Senator Warren has asked that the Health and Human Services end their ban on blood donation from certain people. Healthy blood, no matter what the source can save lives and many feel that the ban is simply a way to discriminate against certain people.
On Friday, Senator Elizabeth Warren, Massachusetts, asked that the Kathleen Sebelius, Secretary for US Department of Health and Human Services review the rule banning men that have sex with men from donating blood more quickly. Ending the ban could help to increase the supply of healthy blood and save lives, and many feel that the delay in review of the rule is simply an effort not to make a difference.
A letter that was signed by 85 Congressional members from both sides of the aisle, including the newly elected Senator, Edward Markey was sent to the US Dept. of Health and Human Services. In it, Warren requested that more information regarding the status of the review be provided. She has said that the push to speed up the process was caused by a letter that was sent to her from a constituent in Roslinale who tried to donate blood after the Boston Marathon bombings, but was not allowed to due to his sexual preferences.
The man that wrote the letter said that when lives are at risk, everyone wants to help.

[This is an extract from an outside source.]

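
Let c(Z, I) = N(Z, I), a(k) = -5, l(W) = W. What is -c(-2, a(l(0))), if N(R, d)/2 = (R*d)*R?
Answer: 40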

The ban, which was put into place during the 1980’s at the time when the AIDS epidemic was peaking, has been long ignored, but critics of the rule have said that it no longer matters because of the modern technology that allows for blood screening eliminates previous risk of HIV infected blood donations.
In fact, since 2006, the Red Cross and the American Association of Blood Banks, as well as America’s Blood Centers have been saying that the ban was scientifically and medically unnecessary. The organizations have all agreed that the criteria for donating blood should be based on the risk of carrying sexually transmitted or transfusion transmitted blood infections, not on sexual orientation.
In the mean time, the Red Cross has reported a significant need for blood and feels that lifting the ban could help to increase the number of donors with healthy blood.